# Will the serial number on my Giant help identify the model ?



## KrisS

I have a Giant OCR-C road bike which I purchased from the bike shop owner in 2007. I think it is a 2006 model. The serial number is GA6B054, but I can not find any place to look up these bikes online by serial number. I am selling the bike, and someone asked me which made it. I don't know what to tell them. The bike shop has gone under, so they are not a resource now. I am trying to be very upfront and give a fair price. The bike is in very good condition and is well maintained. I am only selling it because the small frame is not suited for me at 5'6". I bought new Giant Avail from Roswell Bikes in Georgia. They appraised my old bike for about 900.00. I am asking for 850.00. Can anyone help me figure out which model of OCR I have?


----------



## cxwrench

Without a photo?

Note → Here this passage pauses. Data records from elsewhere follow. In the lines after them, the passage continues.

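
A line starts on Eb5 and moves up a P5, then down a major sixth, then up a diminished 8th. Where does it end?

Dbb6

Eb5 up a perfect fifth → Bb5 (7 semitones).
Bb5 down a major sixth → Db5 (9 semitones).
A diminished octave up from Db5 is Dbb6.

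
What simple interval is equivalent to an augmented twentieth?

Subtracting seven from the interval number removes an octave: 20 − 14 = 6.
That makes an augmented twentieth a compound augmented sixth — 2 octaves plus an augmented sixth.

augmented 6th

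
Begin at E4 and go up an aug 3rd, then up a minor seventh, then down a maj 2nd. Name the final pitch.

E#5

E4 up an augmented third → G##4 (5 semitones).
A minor seventh up from G##4 is F##5.
F##5 down a major second → E#5 (2 semitones).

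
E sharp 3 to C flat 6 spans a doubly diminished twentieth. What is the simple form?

doubly diminished 6th

Each octave removed subtracts seven from the number: 20 − 14 = 6.
So a doubly diminished twentieth is 2 octaves plus a doubly diminished sixth. The quality is unchanged.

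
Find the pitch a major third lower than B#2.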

Contact a Giant dealer and see if they have some type of B-2-B site they can check it on. How can we do anything if you can't even show us what it looks like?


----------



## KrisS

Trying to upload a photo but it is not working


----------



## Carverbiker

Try bikepedia.com they have a great database. I think it is a 2006 model as well.


----------



## KrisS

*Great reference*




Carverbiker said:


> Try bikepedia.com they have a great database. I think it is a 2006 model as well.



Thank you so much. This was exactly what I needed. I found the bike on the 2006 Giant and found the model with all the specs.


----------



## Carverbiker

I keep that site bookmarked because it comes in handy when buying/selling used bikes! Glad you found it useful.


----------